M. Julien Nicolet-dit-Félix (Ve), rapporteur de minorité. Merci, Monsieur le président. Je félicite le courage des groupes qui flirtent avec le quorum et s'opposent à ce texte. C'est tout à votre honneur ! Je reprends l'épisode de la liste Femmes, qui doit sans doute se réjouir d'avoir vu ses trois et quelques pour cent répartis de manière proportionnelle, notamment entre des groupes dont la fibre féministe les conduit à lutter contre les points médians et les burkinis. C'est évidemment abusif de penser que ça a renforcé le féminisme dans ce parlement.

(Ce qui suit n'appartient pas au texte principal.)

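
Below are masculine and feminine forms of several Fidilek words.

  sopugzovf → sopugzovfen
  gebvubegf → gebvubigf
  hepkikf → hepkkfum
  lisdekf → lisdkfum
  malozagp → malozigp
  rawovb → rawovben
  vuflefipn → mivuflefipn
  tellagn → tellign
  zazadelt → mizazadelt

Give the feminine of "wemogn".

sopugzovf and hepkikf both end in -f yet inflect differently (sopugzovfen, hepkkfum), so the final letter is not what conditions the rule; the second-to-last letter is.
"wemogn" has second-to-last letter 'g'. The stems whose second-to-last letter is 'g' (gebvubegf → gebvubigf, malozagp → malozigp, tellagn → tellign) change the last vowel to 'i'.
The other patterns: stems whose second-to-last letter is 'v' add -en; stems whose second-to-last letter is 'k' delete the last vowel and add -um; stems whose second-to-last letter is 'l' or 'p' add the prefix mi-.
So wemogn → wemign.

wemign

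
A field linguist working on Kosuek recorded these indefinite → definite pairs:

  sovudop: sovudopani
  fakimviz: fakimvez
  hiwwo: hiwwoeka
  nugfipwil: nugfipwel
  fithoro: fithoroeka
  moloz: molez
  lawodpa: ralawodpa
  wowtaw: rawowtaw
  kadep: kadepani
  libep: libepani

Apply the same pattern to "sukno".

suknoeka

hiwwo and moloz both have last vowel 'o' yet inflect differently (hiwwoeka, molez), so the last vowel is not what conditions the rule; the final letter is.
"sukno" ends in -o. The stems ending in -o (hiwwo → hiwwoeka, fithoro → fithoroeka) add -eka.
So sukno → suknoeka.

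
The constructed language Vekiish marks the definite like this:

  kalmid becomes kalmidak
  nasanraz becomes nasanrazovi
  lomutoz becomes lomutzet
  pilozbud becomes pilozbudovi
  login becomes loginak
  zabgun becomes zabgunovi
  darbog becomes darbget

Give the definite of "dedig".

dedigak

kalmid and pilozbud both end in -d yet inflect differently (kalmidak, pilozbudovi), so the final letter is not what conditions the rule; the last vowel is.
"dedig" has last vowel 'i'. The stems whose last vowel is 'i' (kalmid → kalmidak, login → loginak) add -ak.
So dedig → dedigak.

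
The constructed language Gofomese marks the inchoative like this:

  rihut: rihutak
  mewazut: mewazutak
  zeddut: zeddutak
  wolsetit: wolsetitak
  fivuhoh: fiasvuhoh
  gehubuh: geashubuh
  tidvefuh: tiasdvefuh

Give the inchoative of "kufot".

rihut and gehubuh both have last vowel 'u' yet inflect differently (rihutak, geashubuh), so the last vowel is not what conditions the rule; the final letter is.
"kufot" ends in -t. The stems ending in -t (rihut → rihutak, mewazut → mewazutak, zeddut → zeddutak) add -ak.
So kufot → kufotak.

kufotak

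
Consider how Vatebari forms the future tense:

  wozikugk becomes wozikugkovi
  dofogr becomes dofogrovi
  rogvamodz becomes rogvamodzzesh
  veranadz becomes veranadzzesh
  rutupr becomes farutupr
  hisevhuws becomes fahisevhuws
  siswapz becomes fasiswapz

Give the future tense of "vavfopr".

"vavfopr" has second-to-last letter 'p'. The stems whose second-to-last letter is 'p' (rutupr → farutupr, siswapz → fasiswapz) add the prefix fa-.
The other patterns: stems whose second-to-last letter is 'g' add -ovi; stems whose second-to-last letter is 'd' double the final consonant and add -esh.
So vavfopr → favavfopr.

favavfopr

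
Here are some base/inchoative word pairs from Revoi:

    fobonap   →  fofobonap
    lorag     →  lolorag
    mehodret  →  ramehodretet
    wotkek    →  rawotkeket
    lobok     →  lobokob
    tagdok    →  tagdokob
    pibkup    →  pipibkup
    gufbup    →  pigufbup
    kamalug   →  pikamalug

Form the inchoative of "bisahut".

pibisahut

"bisahut" has last vowel 'u'. The stems whose last vowel is 'u' (pibkup → pipibkup, gufbup → pigufbup, kamalug → pikamalug) add the prefix pi-.
So bisahut → pibisahut.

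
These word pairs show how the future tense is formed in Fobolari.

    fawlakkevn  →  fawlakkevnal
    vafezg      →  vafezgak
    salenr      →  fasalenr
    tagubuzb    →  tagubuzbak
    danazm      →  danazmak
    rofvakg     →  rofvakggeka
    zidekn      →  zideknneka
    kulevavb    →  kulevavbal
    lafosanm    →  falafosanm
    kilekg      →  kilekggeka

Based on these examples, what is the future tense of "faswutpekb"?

faswutpekbbeka

"faswutpekb" has second-to-last letter 'k'. The stems whose second-to-last letter is 'k' (rofvakg → rofvakggeka, zidekn → zideknneka, kilekg → kilekggeka) double the final consonant and add -eka.
So faswutpekb → faswutpekbbeka.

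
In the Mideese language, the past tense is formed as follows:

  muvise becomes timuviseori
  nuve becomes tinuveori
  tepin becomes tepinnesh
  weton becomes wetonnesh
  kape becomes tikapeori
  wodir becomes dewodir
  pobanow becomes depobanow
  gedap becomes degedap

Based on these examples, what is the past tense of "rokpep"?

weton and pobanow both have last vowel 'o' yet inflect differently (wetonnesh, depobanow), so the last vowel is not what conditions the rule; the final letter is.
"rokpep" ends in -p. The one such stem in the data (gedap → degedap) adds the prefix de-, so the same rule applies.
The other patterns: stems ending in -e add ti- … -ori around the stem; stems ending in -n double the final consonant and add -esh.
So rokpep → derokpep.

derokpep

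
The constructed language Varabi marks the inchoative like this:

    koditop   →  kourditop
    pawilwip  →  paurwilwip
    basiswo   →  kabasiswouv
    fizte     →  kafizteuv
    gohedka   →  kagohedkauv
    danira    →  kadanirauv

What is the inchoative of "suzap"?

"suzap" ends in a consonant. The stems ending in a consonant (koditop → kourditop, pawilwip → paurwilwip) insert -ur- after the first vowel.
So suzap → suurzap.

suurzap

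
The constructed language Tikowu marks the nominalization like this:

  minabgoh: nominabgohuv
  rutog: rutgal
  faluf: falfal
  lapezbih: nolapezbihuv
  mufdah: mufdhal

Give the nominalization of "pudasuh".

nopudasuhuv

"pudasuh" has 3 vowels. The stems with 3 vowels (minabgoh → nominabgohuv, lapezbih → nolapezbihuv) add no- … -uv around the stem.
So pudasuh → nopudasuhuv.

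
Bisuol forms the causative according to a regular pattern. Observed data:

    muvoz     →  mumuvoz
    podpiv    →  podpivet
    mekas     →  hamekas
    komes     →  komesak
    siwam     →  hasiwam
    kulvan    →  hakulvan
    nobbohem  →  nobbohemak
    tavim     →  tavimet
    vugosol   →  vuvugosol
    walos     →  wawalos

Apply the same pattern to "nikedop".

ninikedop

nobbohem and tavim both end in -m yet inflect differently (nobbohemak, tavimet), so the final letter is not what conditions the rule; the last vowel is.
"nikedop" has last vowel 'o'. The stems whose last vowel is 'o' (vugosol → vuvugosol, muvoz → mumuvoz, walos → wawalos) repeat the first consonant+vowel as a prefix.
The other patterns: stems whose last vowel is 'e' add -ak; stems whose last vowel is 'i' add -et; stems whose last vowel is 'a' add the prefix ha-.
So nikedop → ninikedop.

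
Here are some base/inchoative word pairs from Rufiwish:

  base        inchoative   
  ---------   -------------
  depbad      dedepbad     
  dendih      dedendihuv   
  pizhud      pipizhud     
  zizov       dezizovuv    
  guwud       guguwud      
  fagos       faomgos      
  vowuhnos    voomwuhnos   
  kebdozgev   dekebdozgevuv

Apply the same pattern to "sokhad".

sosokhad

zizov and vowuhnos both have last vowel 'o' yet inflect differently (dezizovuv, voomwuhnos), so the last vowel is not what conditions the rule; the final letter is.
"sokhad" ends in -d. The stems ending in -d (guwud → guguwud, depbad → dedepbad, pizhud → pipizhud) repeat the first consonant+vowel as a prefix.
The other patterns: stems ending in -h or -v add de- … -uv around the stem; stems ending in -s insert -om- after the first vowel.
So sokhad → sosokhad.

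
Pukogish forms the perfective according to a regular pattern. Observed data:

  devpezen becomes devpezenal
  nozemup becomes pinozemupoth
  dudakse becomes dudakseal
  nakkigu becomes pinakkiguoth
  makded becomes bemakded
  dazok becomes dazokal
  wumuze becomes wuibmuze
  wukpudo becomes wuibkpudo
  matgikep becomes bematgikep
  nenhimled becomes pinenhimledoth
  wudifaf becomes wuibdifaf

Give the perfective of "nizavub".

pinizavuboth

"nizavub" begins with n-. The stems beginning with n- (nenhimled → pinenhimledoth, nakkigu → pinakkiguoth, nozemup → pinozemupoth) add pi- … -oth around the stem.
The other patterns: stems beginning with w- insert -ib- after the first vowel; stems beginning with d- add -al; stems beginning with m- add the prefix be-.
So nizavub → pinizavuboth.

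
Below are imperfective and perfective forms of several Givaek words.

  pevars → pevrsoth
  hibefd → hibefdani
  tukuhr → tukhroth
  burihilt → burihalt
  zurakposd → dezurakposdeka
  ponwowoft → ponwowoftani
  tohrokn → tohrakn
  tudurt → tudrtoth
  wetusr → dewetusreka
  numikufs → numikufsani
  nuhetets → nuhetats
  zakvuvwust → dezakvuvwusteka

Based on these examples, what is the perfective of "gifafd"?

gifafdani

"gifafd" has second-to-last letter 'f'. The stems whose second-to-last letter is 'f' (hibefd → hibefdani, numikufs → numikufsani, ponwowoft → ponwowoftani) add -ani.
The other patterns: stems whose second-to-last letter is 's' add de- … -eka around the stem; stems whose second-to-last letter is 'h' or 'r' delete the last vowel and add -oth; stems whose second-to-last letter is 'k', 'l' or 't' change the last vowel to 'a'.
So gifafd → gifafdani.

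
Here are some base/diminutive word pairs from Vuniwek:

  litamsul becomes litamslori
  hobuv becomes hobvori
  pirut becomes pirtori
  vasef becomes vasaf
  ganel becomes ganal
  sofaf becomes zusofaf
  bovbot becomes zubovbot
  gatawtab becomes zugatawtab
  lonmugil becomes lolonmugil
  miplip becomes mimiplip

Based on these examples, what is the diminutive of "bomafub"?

"bomafub" has last vowel 'u'. The stems whose last vowel is 'u' (litamsul → litamslori, hobuv → hobvori, pirut → pirtori) delete the last vowel and add -ori.
The other patterns: stems whose last vowel is 'e' change the last vowel to 'a'; stems whose last vowel is 'a' or 'o' add the prefix zu-; stems whose last vowel is 'i' repeat the first consonant+vowel as a prefix.
So bomafub → bomafbori.

bomafbori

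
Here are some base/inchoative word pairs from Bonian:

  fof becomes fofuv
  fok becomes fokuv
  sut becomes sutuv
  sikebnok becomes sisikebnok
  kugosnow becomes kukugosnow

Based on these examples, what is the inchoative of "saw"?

sawuv

"saw" has 1 vowel. The stems with 1 vowel (fof → fofuv, fok → fokuv, sut → sutuv) add -uv.
So saw → sawuv.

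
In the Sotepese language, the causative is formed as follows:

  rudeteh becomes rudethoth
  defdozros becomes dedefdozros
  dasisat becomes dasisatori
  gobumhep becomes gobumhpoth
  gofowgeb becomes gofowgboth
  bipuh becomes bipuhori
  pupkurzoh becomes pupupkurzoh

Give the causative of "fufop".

fufufop

"fufop" has last vowel 'o'. The stems whose last vowel is 'o' (defdozros → dedefdozros, pupkurzoh → pupupkurzoh) repeat the first consonant+vowel as a prefix.
The other patterns: stems whose last vowel is 'e' delete the last vowel and add -oth; stems whose last vowel is 'a' or 'u' add -ori.
So fufop → fufufop.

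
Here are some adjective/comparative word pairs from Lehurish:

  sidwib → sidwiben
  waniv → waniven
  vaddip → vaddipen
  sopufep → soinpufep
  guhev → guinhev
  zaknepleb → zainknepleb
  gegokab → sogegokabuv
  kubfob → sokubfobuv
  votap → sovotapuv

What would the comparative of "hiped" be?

vaddip and sopufep both end in -p yet inflect differently (vaddipen, soinpufep), so the final letter is not what conditions the rule; the last vowel is.
"hiped" has last vowel 'e'. The stems whose last vowel is 'e' (sopufep → soinpufep, guhev → guinhev, zaknepleb → zainknepleb) insert -in- after the first vowel.
So hiped → hiinped.

hiinped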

Je finirai en disant à celles et ceux qui estiment que le parlement actuel est particulièrement stable et fonctionne sans anicroche que nous avons, sauf erreur, déposé neuf référendums depuis le début de la législature; ils ont tous été couronnés de succès dans les urnes. C'est la preuve la plus évidente que ce parlement n'est pas représentatif, pour la simple et bonne raison qu'un voire deux groupes n'ont pas pu accéder à cette enceinte, en raison de l'existence du quorum entre autres. Avec un parlement plus équilibré, sans doute parviendrons-nous à proposer à la population et à défendre des projets de lois plus pondérés. Je vous demande une dernière fois de voter ce texte. Merci.

Le président. Merci bien. Mesdames et Messieurs les députés, nous votons sur l'entrée en matière.

Mis aux voix, le projet de loi 13509 est rejeté en premier débat par 58 non contre 28 oui.